O delegado detalhou que o assassinato foi encomendado por Janildo Amaro de Oliveira, conhecido como “Galego”, apontado como mandante e coordenador de um grupo de pistoleiros que atuava na região.
“O Galego mantinha um grupo de pistoleiros escondido em uma propriedade rural. Esses homens eram acionados sob demanda para crimes por encomenda, e ele foi quem ofereceu toda a logística, armamento e pagamento pela execução”, afirmou.
Dinâmica do crime
Segundo a polícia, o valor oferecido foi de R$ 5 mil, além da quitação de uma dívida relacionada à venda de porcos.
No dia do assassinato, os executores saíram da zona urbana de José de Freitas até a zona rural, foram até a casa da vítima e chegaram a manter contato com familiares.
“Eles perguntaram pela vítima e, ao serem informados de que ela vinha descendo pela rua principal, retornaram, desceram da moto armados com um revólver calibre 32 e outro calibre 38 e efetuaram os disparos”, relatou.
Após o crime, os suspeitos fugiram em direção à zona urbana. Todo o trajeto foi reconstituído pelos investigadores, o que permitiu a identificação dos envolvidos e o cumprimento dos mandados de prisão.
O delegado destacou que Chico Sapato era um cidadão de bem, sem envolvimento com atividades criminosas.
“Era um cidadão de bem, não tinha envolvimento com crimes e também não participou da prisão de pistoleiros naquela região”, reforçou.
Histórico de Janildo, o Galego O mandante do crime, Janildo Amaro de Oliveira, morreu em confronto com equipes do Batalhão Especial de Policiamento do Interior (Bepi), no município de Luzilândia, após reagir à abordagem policial.
“Ele era um criminoso já procurado por vários estados. Ao ser localizado, reagiu à prisão, sabia que tinha pelo menos três mandados de prisão por homicídio e acabou morrendo no confronto”, explicou.
Segundo o delegado, a arma apreendida com o mandante foi reconhecida pelos presos como a utilizada no crime.“Os presos afirmaram que o revólver calibre 38 apreendido com o Galego foi o mesmo utilizado no homicídio, já que ele forneceu toda a logística”, afirmou.
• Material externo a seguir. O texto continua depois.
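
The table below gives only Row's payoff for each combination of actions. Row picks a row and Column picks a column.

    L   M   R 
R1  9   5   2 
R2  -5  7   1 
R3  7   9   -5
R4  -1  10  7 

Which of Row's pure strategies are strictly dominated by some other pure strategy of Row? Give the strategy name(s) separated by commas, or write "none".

R2

R1 is not dominated — it holds its own against R2 at L (9>-5); R3 at L (9>7); R4 at L (9>-1).
R2: dominated, since R4 does at least as well everywhere (L: -1>-5, M: 10>7, R: 7>1).
Nothing dominates R3: R1 at M (9>5); R2 at L (7>-5); R4 at L (7>-1).
R4 is not dominated — it holds its own against R1 at M (10>5); R2 at L (-1>-5); R3 at M (10>9).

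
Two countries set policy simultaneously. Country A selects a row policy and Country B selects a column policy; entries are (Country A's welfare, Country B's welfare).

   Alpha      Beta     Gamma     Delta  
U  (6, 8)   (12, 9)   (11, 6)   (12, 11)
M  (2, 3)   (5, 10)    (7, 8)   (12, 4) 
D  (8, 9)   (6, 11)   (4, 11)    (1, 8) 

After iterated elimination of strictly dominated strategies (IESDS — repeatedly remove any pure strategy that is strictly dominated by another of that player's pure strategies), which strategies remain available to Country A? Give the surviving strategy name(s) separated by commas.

Column Alpha is eliminated: Beta beats it against every remaining row (U: 9>8, M: 10>3, D: 11>9).
Row D is eliminated: U beats it against every remaining column (Beta: 12>6, Gamma: 11>4, Delta: 12>1).
Country B's strategy Gamma is strictly dominated by Beta (U: 9>6, M: 10>8) and is removed.
Among the remaining strategies, none is strictly dominated by another pure strategy of the same player, so the elimination stops.
Surviving strategies — Country A: {U, M}; Country B: {Beta, Delta}.

U, M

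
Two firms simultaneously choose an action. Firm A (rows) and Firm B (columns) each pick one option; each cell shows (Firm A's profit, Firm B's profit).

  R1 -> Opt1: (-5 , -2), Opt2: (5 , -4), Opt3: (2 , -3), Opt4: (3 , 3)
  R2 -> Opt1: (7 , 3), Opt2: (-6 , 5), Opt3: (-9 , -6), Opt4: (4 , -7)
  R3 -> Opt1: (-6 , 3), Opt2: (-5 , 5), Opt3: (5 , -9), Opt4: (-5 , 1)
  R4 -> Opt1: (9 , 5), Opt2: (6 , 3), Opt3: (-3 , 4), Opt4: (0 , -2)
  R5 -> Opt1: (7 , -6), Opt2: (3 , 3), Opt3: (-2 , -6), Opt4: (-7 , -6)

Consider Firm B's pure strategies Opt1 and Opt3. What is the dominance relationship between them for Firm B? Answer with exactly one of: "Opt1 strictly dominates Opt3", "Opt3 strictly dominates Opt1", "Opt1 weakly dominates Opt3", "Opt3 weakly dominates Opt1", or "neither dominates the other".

Opt1's payoffs vs Opt3's, by Firm A's action — R1: -2>-3, R2: 3>-6, R3: 3>-9, R4: 5>4, R5: -6=-6.
Opt1 is at least as good everywhere and strictly better somewhere (tied only at R5), so Opt1 weakly but not strictly dominates Opt3.

Opt1 weakly dominates Opt3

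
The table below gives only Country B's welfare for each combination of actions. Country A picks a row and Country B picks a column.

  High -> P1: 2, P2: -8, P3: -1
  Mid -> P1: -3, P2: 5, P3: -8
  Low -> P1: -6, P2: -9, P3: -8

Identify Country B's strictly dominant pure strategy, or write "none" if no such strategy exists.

none

P1 fails to dominate P2 at Mid (-3<5).
P2 fails to dominate P1 at High (-8<2).
P3 fails to dominate P1 at High (-1<2).
No single strategy dominates all the others.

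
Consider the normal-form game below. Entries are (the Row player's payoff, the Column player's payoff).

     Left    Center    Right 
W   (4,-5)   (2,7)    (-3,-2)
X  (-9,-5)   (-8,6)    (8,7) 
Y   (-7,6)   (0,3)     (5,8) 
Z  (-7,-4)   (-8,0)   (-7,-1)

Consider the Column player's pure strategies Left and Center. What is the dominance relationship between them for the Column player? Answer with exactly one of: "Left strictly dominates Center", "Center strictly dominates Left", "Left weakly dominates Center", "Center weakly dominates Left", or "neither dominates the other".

Left's payoffs vs Center's, by the Row player's action — W: -5<7, X: -5<6, Y: 6>3, Z: -4<0.
Left does better at Y but worse at W, X, Z; neither strategy dominates the other.

neither dominates the other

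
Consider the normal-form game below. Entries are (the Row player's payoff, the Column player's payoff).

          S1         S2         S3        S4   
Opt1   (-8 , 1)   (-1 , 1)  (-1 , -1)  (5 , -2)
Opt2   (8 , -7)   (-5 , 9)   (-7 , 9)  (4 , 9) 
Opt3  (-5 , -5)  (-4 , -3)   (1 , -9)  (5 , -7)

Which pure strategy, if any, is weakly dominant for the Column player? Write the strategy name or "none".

S2 vs S1: Opt1: 1=1, Opt2: 9>-7, Opt3: -3>-5.
S2 vs S3: Opt1: 1>-1, Opt2: 9=9, Opt3: -3>-9.
S2 vs S4: Opt1: 1>-2, Opt2: 9=9, Opt3: -3>-7.
S2 is at least as good as every other strategy against every opponent action, so it is weakly dominant.

S2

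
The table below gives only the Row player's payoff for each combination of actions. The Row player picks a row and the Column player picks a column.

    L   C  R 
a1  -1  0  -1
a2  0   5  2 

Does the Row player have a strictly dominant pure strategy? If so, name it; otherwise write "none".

a2 vs a1: L: 0>-1, C: 5>0, R: 2>-1.
a2 strictly beats every other strategy against every opponent action, so it is strictly dominant.

a2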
O DHPP informou que os executores não eram pistoleiros profissionais, mas criminosos locais envolvidos com tráfico de drogas e roubos de motocicletas.
“Eles eram bandidos locais. O Bigodinho, por exemplo, tem histórico de roubos de moto. Essa proximidade com o grupo facilitou a contratação”, disse.
A investigação apontou ainda que os suspeitos tinham vínculo com a região da vítima, o que facilitou a identificação do alvo.
“Um dos suspeitos chegou a estudar com um filho da vítima. O mandante sabia que eles conheciam a região e não errariam o caminho”, acrescentou.
De acordo com o DHPP, o inquérito foi encerrado e, até o momento, não há outros envolvidos a serem presos. Os suspeitos seguem presos preventivamente.